Speaking at a military parade on Monday marking victory over Germany in 1945, Mr Putin slammed NATO and the West, blaming them in unfounded claims for deploying troops and weaponry to Ukraine, and declaring Moscow's invasion was a preemptive move to ward off aggression.
He justified what the Kremlin calls a “special military operation” as “the forced, timely and only correct decision" in order to defend Russia’s sovereignty. Drawing a link with Russia's fight against fascism 77 years ago and its invasion of Ukraine, Putin praised the country's soldiers, declaring "the death of every soldier and officer is a tragedy to us".
He claimed the Russian army is "fighting in their own land," and is defending "peaceful citizens" in the Donbas region of Ukraine.
Mr Putin said that just as previous generations "fought the enemy in Moscow, Kyiv… and Kharkiv" now Russian soldiers were "fighting for our people in Donbas, for the security of our motherland, Russia".
In a video message posted on his official Telegram channel commemorating victory over Nazi Germany in the Second World War, Ukrainian president Volodymyr Zelenskyy said "we will not give anyone a single piece of our history", adding: "We won then, we will win now too".
"Very soon there will be two Victory Days in Ukraine. And someone will not have even one left," he said.
There had been fears Putin would use his speech at the parade to declare the conflict in Ukraine all-out war, but these proved unfounded. He did not declare even a limited victory or signal where the conflict was headed as the war stretched into its third month.
The flag of the Soviet Union was marched past Mr Putin during the Victory Day parade. The president laments the collapse of the USSR in 1991 and believes the invasion of Ukraine is part of his mission to right the wrongs caused by the end of the regime.

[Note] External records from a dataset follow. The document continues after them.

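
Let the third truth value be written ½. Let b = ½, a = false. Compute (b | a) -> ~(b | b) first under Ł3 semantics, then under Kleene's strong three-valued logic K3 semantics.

true; ½

In Ł3: b | a = ½ | false = ½
b | b = ½ | ½ = ½
~(b | b) = ~½ = ½
(b | a) -> ~(b | b) = ½ -> ½ = true  [min(1, 1−½+½)]
In Kleene's strong three-valued logic K3: b | a = ½ | false = ½
b | b = ½ | ½ = ½
~(b | b) = ~½ = ½
(b | a) -> ~(b | b) = ½ -> ½ = ½
They differ because Ł3 and Kleene's strong three-valued logic K3 treat ½ differently under implication.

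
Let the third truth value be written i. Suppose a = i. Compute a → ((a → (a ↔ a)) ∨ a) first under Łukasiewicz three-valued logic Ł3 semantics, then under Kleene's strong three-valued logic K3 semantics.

In Łukasiewicz three-valued logic Ł3: a ↔ a = i ↔ i = T  [1 − |½−½|]
a → (a ↔ a) = i → T = T
(a → (a ↔ a)) ∨ a = T ∨ i = T
a → ((a → (a ↔ a)) ∨ a) = i → T = T
In Kleene's strong three-valued logic K3: a ↔ a = i ↔ i = i
a → (a ↔ a) = i → i = i
(a → (a ↔ a)) ∨ a = i ∨ i = i
a → ((a → (a ↔ a)) ∨ a) = i → i = i
They differ because Łukasiewicz three-valued logic Ł3 and Kleene's strong three-valued logic K3 treat i differently under implication.

T; i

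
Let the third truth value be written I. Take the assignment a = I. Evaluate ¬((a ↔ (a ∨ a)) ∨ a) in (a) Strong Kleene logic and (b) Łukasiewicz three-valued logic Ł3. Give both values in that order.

I; False

In Strong Kleene logic: a ∨ a = I ∨ I = I
a ↔ (a ∨ a) = I ↔ I = I
(a ↔ (a ∨ a)) ∨ a = I ∨ I = I
¬((a ↔ (a ∨ a)) ∨ a) = ¬I = I
In Łukasiewicz three-valued logic Ł3: a ∨ a = I ∨ I = I
a ↔ (a ∨ a) = I ↔ I = True  [1 − |½−½|]
(a ↔ (a ∨ a)) ∨ a = True ∨ I = True
¬((a ↔ (a ∨ a)) ∨ a) = ¬True = False
They differ because Strong Kleene logic and Łukasiewicz three-valued logic Ł3 treat I differently under implication.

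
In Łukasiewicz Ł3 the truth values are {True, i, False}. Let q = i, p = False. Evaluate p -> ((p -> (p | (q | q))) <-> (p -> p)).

True

q | q = i | i = i
p | (q | q) = False | i = i
p -> (p | (q | q)) = False -> i = True  [min(1, 1−0+½)]
p -> p = False -> False = True
(p -> (p | (q | q))) <-> (p -> p) = True <-> True = True
p -> ((p -> (p | (q | q))) <-> (p -> p)) = False -> True = True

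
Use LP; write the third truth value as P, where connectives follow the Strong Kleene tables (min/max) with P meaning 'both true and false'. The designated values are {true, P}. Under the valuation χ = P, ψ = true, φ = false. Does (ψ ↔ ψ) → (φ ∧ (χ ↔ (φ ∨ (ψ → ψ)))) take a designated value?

ψ ↔ ψ = true ↔ true = true
ψ → ψ = true → true = true
φ ∨ (ψ → ψ) = false ∨ true = true
χ ↔ (φ ∨ (ψ → ψ)) = P ↔ true = P
φ ∧ (χ ↔ (φ ∨ (ψ → ψ))) = false ∧ P = false
(ψ ↔ ψ) → (φ ∧ (χ ↔ (φ ∨ (ψ → ψ)))) = true → false = false
false ∉ {true, P}.

No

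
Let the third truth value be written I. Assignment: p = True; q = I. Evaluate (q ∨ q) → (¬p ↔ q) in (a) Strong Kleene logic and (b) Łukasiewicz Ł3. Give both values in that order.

In Strong Kleene logic: q ∨ q = I ∨ I = I
¬p = ¬True = False
¬p ↔ q = False ↔ I = I
(q ∨ q) → (¬p ↔ q) = I → I = I  [¬I ∨ I]
In Łukasiewicz Ł3: q ∨ q = I ∨ I = I
¬p = ¬True = False
¬p ↔ q = False ↔ I = I  [1 − |0−½|]
(q ∨ q) → (¬p ↔ q) = I → I = True
They differ because Strong Kleene logic and Łukasiewicz Ł3 treat I differently under implication.

I; True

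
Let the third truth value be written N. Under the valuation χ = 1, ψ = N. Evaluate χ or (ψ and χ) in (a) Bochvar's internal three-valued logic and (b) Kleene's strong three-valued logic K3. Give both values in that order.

N; 1

In Bochvar's internal three-valued logic: ψ and χ = N and 1 = N
χ or (ψ and χ) = 1 or N = N
In Kleene's strong three-valued logic K3: ψ and χ = N and 1 = N
χ or (ψ and χ) = 1 or N = 1
They differ because Bochvar's internal three-valued logic and Kleene's strong three-valued logic K3 treat N differently under the binary connectives.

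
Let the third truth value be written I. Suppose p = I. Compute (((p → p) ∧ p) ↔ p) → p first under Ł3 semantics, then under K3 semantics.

In Ł3: p → p = I → I = true
(p → p) ∧ p = true ∧ I = I
((p → p) ∧ p) ↔ p = I ↔ I = true
(((p → p) ∧ p) ↔ p) → p = true → I = I
In K3: p → p = I → I = I  [¬I ∨ I]
(p → p) ∧ p = I ∧ I = I
((p → p) ∧ p) ↔ p = I ↔ I = I
(((p → p) ∧ p) ↔ p) → p = I → I = I

I; I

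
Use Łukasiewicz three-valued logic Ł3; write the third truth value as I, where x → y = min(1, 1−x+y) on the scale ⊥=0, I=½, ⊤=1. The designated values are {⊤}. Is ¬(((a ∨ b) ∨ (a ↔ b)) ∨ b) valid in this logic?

Countermodel: a=⊤, b=⊤ gives ⊥, which is not designated.

No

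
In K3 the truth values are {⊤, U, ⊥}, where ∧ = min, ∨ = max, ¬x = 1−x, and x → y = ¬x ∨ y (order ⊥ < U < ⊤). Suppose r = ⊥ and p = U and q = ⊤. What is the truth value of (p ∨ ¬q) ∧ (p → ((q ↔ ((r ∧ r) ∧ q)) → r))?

¬q = ¬⊤ = ⊥
p ∨ ¬q = U ∨ ⊥ = U
r ∧ r = ⊥ ∧ ⊥ = ⊥
(r ∧ r) ∧ q = ⊥ ∧ ⊤ = ⊥
q ↔ ((r ∧ r) ∧ q) = ⊤ ↔ ⊥ = ⊥
(q ↔ ((r ∧ r) ∧ q)) → r = ⊥ → ⊥ = ⊤
p → ((q ↔ ((r ∧ r) ∧ q)) → r) = U → ⊤ = ⊤  [¬U ∨ ⊤]
(p ∨ ¬q) ∧ (p → ((q ↔ ((r ∧ r) ∧ q)) → r)) = U ∧ ⊤ = U

U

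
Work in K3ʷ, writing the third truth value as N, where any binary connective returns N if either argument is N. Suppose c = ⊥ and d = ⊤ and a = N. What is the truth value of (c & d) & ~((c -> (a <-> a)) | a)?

c & d = ⊥ & ⊤ = ⊥
a <-> a = N <-> N = N
c -> (a <-> a) = ⊥ -> N = N
(c -> (a <-> a)) | a = N | N = N
~((c -> (a <-> a)) | a) = ~N = N
(c & d) & ~((c -> (a <-> a)) | a) = ⊥ & N = N

N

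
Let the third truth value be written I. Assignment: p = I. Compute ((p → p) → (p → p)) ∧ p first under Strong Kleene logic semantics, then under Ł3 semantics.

I; I

In Strong Kleene logic: p → p = I → I = I
p → p = I → I = I
(p → p) → (p → p) = I → I = I
((p → p) → (p → p)) ∧ p = I ∧ I = I
In Ł3: p → p = I → I = true  [min(1, 1−½+½)]
p → p = I → I = true
(p → p) → (p → p) = true → true = true
((p → p) → (p → p)) ∧ p = true ∧ I = I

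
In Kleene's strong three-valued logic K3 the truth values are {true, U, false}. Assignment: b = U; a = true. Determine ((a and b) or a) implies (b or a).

true

a and b = true and U = U
(a and b) or a = U or true = true
b or a = U or true = true
((a and b) or a) implies (b or a) = true implies true = true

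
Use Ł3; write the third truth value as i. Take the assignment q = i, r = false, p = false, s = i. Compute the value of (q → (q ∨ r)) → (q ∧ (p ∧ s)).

q ∨ r = i ∨ false = i
q → (q ∨ r) = i → i = true  [min(1, 1−½+½)]
p ∧ s = false ∧ i = false
q ∧ (p ∧ s) = i ∧ false = false
(q → (q ∨ r)) → (q ∧ (p ∧ s)) = true → false = false

false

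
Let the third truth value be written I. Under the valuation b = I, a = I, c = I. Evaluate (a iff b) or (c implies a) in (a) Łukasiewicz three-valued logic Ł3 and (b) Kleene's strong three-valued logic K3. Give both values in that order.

In Łukasiewicz three-valued logic Ł3: a iff b = I iff I = true  [1 − |½−½|]
c implies a = I implies I = true
(a iff b) or (c implies a) = true or true = true
In Kleene's strong three-valued logic K3: a iff b = I iff I = I
c implies a = I implies I = I
(a iff b) or (c implies a) = I or I = I
They differ because Łukasiewicz three-valued logic Ł3 and Kleene's strong three-valued logic K3 treat I differently under implication.

true; I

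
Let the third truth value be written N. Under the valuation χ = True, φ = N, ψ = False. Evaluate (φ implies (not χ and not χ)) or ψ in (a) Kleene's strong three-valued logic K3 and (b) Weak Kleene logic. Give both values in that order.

In Kleene's strong three-valued logic K3: not χ = not True = False
not χ = not True = False
not χ and not χ = False and False = False
φ implies (not χ and not χ) = N implies False = N  [not N or False]
(φ implies (not χ and not χ)) or ψ = N or False = N
In Weak Kleene logic: not χ = not True = False
not χ = not True = False
not χ and not χ = False and False = False
φ implies (not χ and not χ) = N implies False = N
(φ implies (not χ and not χ)) or ψ = N or False = N

N; N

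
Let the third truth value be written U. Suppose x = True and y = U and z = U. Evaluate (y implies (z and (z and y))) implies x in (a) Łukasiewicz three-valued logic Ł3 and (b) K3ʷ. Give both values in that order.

In Łukasiewicz three-valued logic Ł3: z and y = U and U = U
z and (z and y) = U and U = U
y implies (z and (z and y)) = U implies U = True  [min(1, 1−½+½)]
(y implies (z and (z and y))) implies x = True implies True = True
In K3ʷ: z and y = U and U = U
z and (z and y) = U and U = U
y implies (z and (z and y)) = U implies U = U  [any arg is the third value ⇒ result is the third value]
(y implies (z and (z and y))) implies x = U implies True = U
They differ because Łukasiewicz three-valued logic Ł3 and K3ʷ treat U differently under the binary connectives.

True; U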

Tanks, armoured personnel carriers and transports carrying huge intercontinental ballistic missiles paraded past the president and crowds that had gathered in Red Square as part of the patriotic national holiday that celebrates the Soviet Union's victory over Nazi Germany.
Putin has previously said his invasion of Russia's neighbour was aimed at the “demilitarisation” of Ukraine to remove a perceived military threat to Russia by “neo-Nazis.”
In his video message to mark the day, Mr Zelenskyy said: "We are proud of our ancestors who together with other nations in the anti-Hitler coalition defeated Nazism. We will not allow anyone to annex this victory, we will not allow it to be appropriated.
"Our enemy dreamed that we would refuse to celebrate May 9 and the victory over Nazism. So the word 'denazification' gets a chance."
Russian forces pushed forward in their assault on Ukraine, seeking to capture the crucial southern port city of Mariupol as Moscow celebrated the Victory Day holiday. The last civilians sheltering in the bunkers beneath the steel mill in the decimated Ukrainian port arrived late on Sunday night in Zaporizhzhia, the first major Ukrainian city beyond the frontline.
It is thought around 2,000 Ukrainian fighters remain holed-up in the Azovstal plant, the last bastion of Ukrainian resistance in Mariupol.
Dozens of people were feared dead after a Russian bomb destroyed a school in Ukraine's Donbas region over the weekend. The governor of Luhansk province said the school in the village of Bilohorivka had caught fire after the bombing on Saturday. Emergency crews found two bodies and rescued 30 people, he said.